Première étape, le retour des gendarmes. L’administration civile devrait suivre. La Séléka affirme qu’elle jouera le jeu.
"Nous avions pris les armes pour exprimer aux autorités du gouvernement déchu (le régime du président François Bozizé renversé en mars 2013) que nous étions abandonnés", se souvient Hamad Hamadin, un porte-parole local de l’ex-rébellion.
"Nous n’allons pas nous-mêmes rester au pouvoir", assure-t-il. "Nous sommes sous un nouveau régime. Nous attendons les directives de Bangui" où un gouvernement de transition a remplacé au début de l’année le régime de la Séléka.
Avec le retour de l’Etat, beaucoup espèrent une reprise du commerce du diamant, qui faisait vivre avant-guerre près d’un quart de la population du pays, avec une production annuelle -réputée pour la qualité de ses gemmes- d’environ 350. 000 à 400. 000 carats.
Mais les habitants sont circonspects. L’un d’entre eux, chrétien, prétend que les ex-rebelles, pro-musulmans, pillent encore les caisses de l’administration locale.

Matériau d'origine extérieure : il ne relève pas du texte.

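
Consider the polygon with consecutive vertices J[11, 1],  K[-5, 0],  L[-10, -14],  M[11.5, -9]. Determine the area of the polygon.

Apply the shoelace formula: 2A = Σ (x_i·y_{i+1} − x_{i+1}·y_i), indices taken mod 4.
Σ = (5) + (70) + (251) + (110.5) = 436.5
Area = |Σ|/2 = 218.25.

218.25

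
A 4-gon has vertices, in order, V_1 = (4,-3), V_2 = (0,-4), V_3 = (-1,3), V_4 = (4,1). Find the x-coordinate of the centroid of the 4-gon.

227/147

Apply Gauss's area formula. First the cross-terms c_i = x_i·y_{i+1} − x_{i+1}·y_i:
  -16, -4, -13, -16  ⇒  2A = -49, A = -24.5.
Then Σ (x_i + x_{i+1})·c_i = -227, so x̄ = -227 / (6·(-24.5)) = 227/147.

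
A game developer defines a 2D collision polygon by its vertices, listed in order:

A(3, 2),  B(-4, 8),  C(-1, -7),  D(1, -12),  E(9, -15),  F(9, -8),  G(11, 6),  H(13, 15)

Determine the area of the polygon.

226.5

Apply the shoelace (surveyor's) formula: 2A = Σ (x_i·y_{i+1} − x_{i+1}·y_i), indices taken mod 8.
A→B: (3)(8) − (-4)(2) = 32
B→C: (-4)(-7) − (-1)(8) = 36
C→D: (-1)(-12) − (1)(-7) = 19
D→E: (1)(-15) − (9)(-12) = 93
E→F: (9)(-8) − (9)(-15) = 63
F→G: (9)(6) − (11)(-8) = 142
G→H: (11)(15) − (13)(6) = 87
H→A: (13)(2) − (3)(15) = -19
Σ = 453
Area = |Σ|/2 = 226.5.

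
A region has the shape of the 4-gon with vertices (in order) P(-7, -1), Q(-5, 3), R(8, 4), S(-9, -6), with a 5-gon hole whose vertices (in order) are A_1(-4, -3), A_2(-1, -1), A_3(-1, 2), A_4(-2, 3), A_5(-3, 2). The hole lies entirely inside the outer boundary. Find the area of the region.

Outer boundary:
Σ = (-26) + (-44) + (-12) + (-33) = -115
Area = |Σ|/2 = 57.5.
Hole:
Apply the shoelace (surveyor's) formula: 2A = Σ (x_i·y_{i+1} − x_{i+1}·y_i), indices taken mod 5.
Σ = (1) + (-3) + (1) + (5) + (17) = 21
Area = |Σ|/2 = 10.5.
Net area = 57.5 − 10.5 = 47.

47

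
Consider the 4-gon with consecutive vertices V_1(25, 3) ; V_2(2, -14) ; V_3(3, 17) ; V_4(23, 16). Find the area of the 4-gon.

477

Cross-terms: -356, 76, -343, -331  ⇒  Σ = -954
Area = |Σ|/2 = 477.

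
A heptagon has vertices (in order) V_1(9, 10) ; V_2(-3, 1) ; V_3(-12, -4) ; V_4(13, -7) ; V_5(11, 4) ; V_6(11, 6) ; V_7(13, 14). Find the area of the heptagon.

Apply Gauss's area formula: 2A = Σ (x_i·y_{i+1} − x_{i+1}·y_i), indices taken mod 7.
Cross-terms: 39, 24, 136, 129, 22, 76, 4  ⇒  Σ = 430
Area = |Σ|/2 = 215.

215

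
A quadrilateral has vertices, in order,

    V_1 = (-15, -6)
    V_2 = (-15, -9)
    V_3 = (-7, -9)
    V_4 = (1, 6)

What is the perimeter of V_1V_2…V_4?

|V_1V_2| = √((0)² + (-3)²) = √9 = 3
|V_2V_3| = √((8)² + (0)²) = √64 = 8
|V_3V_4| = √((8)² + (15)²) = √289 = 17
|V_4V_1| = √((-16)² + (-12)²) = √400 = 20
Perimeter = 3 + 8 + 17 + 20 = 48.

48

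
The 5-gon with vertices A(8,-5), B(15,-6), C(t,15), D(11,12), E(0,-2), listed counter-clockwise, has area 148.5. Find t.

Write out the shoelace sum; only the two edges meeting at C involve t:
2·Area = [(15·15 − t·(-6)) + (t·12 − 11·15)] + 21
       = 18·t + 81 = 297
⇒ t = 12.

12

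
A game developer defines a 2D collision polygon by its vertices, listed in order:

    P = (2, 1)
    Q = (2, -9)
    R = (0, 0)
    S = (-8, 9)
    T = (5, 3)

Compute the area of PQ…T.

Σ = (-20) + (0) + (0) + (-69) + (-1) = -90
Area = |Σ|/2 = 45.

45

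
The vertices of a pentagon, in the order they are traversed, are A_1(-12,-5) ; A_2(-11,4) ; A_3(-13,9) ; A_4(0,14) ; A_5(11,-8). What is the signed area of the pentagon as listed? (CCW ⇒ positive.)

Cross-terms: -103, -47, -182, -154, -151  ⇒  Σ = -637
Signed area = Σ/2 = -318.5 (negative ⇒ clockwise traversal).

-318.5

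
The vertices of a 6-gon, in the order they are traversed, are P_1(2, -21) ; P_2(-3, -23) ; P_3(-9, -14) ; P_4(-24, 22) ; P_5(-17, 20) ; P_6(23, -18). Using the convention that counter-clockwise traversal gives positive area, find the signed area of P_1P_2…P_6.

-757.5

Apply the shoelace (surveyor's) formula: 2A = Σ (x_i·y_{i+1} − x_{i+1}·y_i), indices taken mod 6.
Σ = (-109) + (-165) + (-534) + (-106) + (-154) + (-447) = -1515
Signed area = Σ/2 = -757.5 (negative ⇒ clockwise traversal).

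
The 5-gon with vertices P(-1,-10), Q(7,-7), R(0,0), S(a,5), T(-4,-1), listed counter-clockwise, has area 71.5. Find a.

Write out the shoelace sum; only the two edges meeting at S involve a:
2·Area = [(0·5 − a·0) + (a·(-1) − (-4)·5)] + 116
       = -1·a + 136 = 143
⇒ a = -7.

-7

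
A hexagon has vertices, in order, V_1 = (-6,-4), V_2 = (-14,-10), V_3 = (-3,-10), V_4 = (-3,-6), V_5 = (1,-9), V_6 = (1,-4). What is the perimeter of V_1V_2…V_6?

42

|V_1V_2| = √((-8)² + (-6)²) = √100 = 10
|V_2V_3| = √((11)² + (0)²) = √121 = 11
|V_3V_4| = √((0)² + (4)²) = √16 = 4
|V_4V_5| = √((4)² + (-3)²) = √25 = 5
|V_5V_6| = √((0)² + (5)²) = √25 = 5
|V_6V_1| = √((-7)² + (0)²) = √49 = 7
Perimeter = 10 + 11 + 4 + 5 + 5 + 7 = 42.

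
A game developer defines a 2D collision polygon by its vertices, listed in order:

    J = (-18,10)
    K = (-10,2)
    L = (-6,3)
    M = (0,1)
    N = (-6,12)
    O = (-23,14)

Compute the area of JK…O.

Apply the surveyor's formula: 2A = Σ (x_i·y_{i+1} − x_{i+1}·y_i), indices taken mod 6.
J→K: (-18)(2) − (-10)(10) = 64
K→L: (-10)(3) − (-6)(2) = -18
L→M: (-6)(1) − (0)(3) = -6
M→N: (0)(12) − (-6)(1) = 6
N→O: (-6)(14) − (-23)(12) = 192
O→J: (-23)(10) − (-18)(14) = 22
Σ = 260
Area = |Σ|/2 = 130.

130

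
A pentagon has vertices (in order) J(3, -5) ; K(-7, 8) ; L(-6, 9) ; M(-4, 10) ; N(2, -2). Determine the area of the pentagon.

33

J→K: (3)(8) − (-7)(-5) = -11
K→L: (-7)(9) − (-6)(8) = -15
L→M: (-6)(10) − (-4)(9) = -24
M→N: (-4)(-2) − (2)(10) = -12
N→J: (2)(-5) − (3)(-2) = -4
Σ = -66
Area = |Σ|/2 = 33.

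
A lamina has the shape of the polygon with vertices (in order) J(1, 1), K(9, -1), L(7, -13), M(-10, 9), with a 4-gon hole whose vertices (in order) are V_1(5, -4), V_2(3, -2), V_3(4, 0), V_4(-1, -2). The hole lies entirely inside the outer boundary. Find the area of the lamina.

Outer boundary:
Apply Gauss's area formula: 2A = Σ (x_i·y_{i+1} − x_{i+1}·y_i), indices taken mod 4.
J→K: (1)(-1) − (9)(1) = -10
K→L: (9)(-13) − (7)(-1) = -110
L→M: (7)(9) − (-10)(-13) = -67
M→J: (-10)(1) − (1)(9) = -19
Σ = -206
Area = |Σ|/2 = 103.
Hole:
V_1→V_2: (5)(-2) − (3)(-4) = 2
V_2→V_3: (3)(0) − (4)(-2) = 8
V_3→V_4: (4)(-2) − (-1)(0) = -8
V_4→V_1: (-1)(-4) − (5)(-2) = 14
Σ = 16
Area = |Σ|/2 = 8.
Net area = 103 − 8 = 95.

95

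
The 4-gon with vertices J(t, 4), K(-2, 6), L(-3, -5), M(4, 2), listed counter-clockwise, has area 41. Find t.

4

Write out the shoelace sum; only the two edges meeting at J involve t:
2·Area = [(4·4 − t·2) + (t·6 − (-2)·4)] + 42
       = 4·t + 66 = 82
⇒ t = 4.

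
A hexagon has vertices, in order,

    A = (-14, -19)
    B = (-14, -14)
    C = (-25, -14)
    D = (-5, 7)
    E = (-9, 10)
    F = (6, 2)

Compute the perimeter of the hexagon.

|AB| = √((0)² + (5)²) = √25 = 5
|BC| = √((-11)² + (0)²) = √121 = 11
|CD| = √((20)² + (21)²) = √841 = 29
|DE| = √((-4)² + (3)²) = √25 = 5
|EF| = √((15)² + (-8)²) = √289 = 17
|FA| = √((-20)² + (-21)²) = √841 = 29
Perimeter = 5 + 11 + 29 + 5 + 17 + 29 = 96.

96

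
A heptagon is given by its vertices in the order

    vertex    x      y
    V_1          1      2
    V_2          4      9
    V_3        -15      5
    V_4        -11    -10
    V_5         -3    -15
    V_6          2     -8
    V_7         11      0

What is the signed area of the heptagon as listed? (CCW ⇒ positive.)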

Il dénonce leur double discours. "Quand les Sangaris sont venus, ils (les Séléka) ont interdit aux populations de s’approcher d’eux", raconte-t-il.
"Ils avaient peur qu’on se plaigne, qu’on collabore, qu’on les trahisse", commente un autre habitant.
"Ces derniers mois, ils ont dû tuer bien plus d’une centaine de personnes. Un jour, on apprenait qu’on avait retrouvé deux ou trois corps. Trois jours plus tard, on en découvrait cinq ou six. . . ", Ajoute-t-il.
La Séléka nie toute exaction, tout comme les autorités municipales qu’elle contrôle, selon un ancien fonctionnaire. "La ville a vécu seize mois sous une chape de plomb", constate un observateur.
Aujourd’hui, les anciens rebelles sont divisés en deux groupes, selon le préfet.
"Il y a les fils de notre pays", favorables au désarmement, et les non-Centrafricains qui, ayant pris part à la rébellion, "n’ont rien à attendre du désarmement" et "poussent les autres à résister", déplore-t-il.
Ces derniers avanceraient même l’idée d’une partition du pays, dont le nord, plus riche, reviendrait aux musulmans, selon le haut fonctionnaire, qui accuse : "le malheur de Centrafrique vient souvent du Soudan et du Tchad".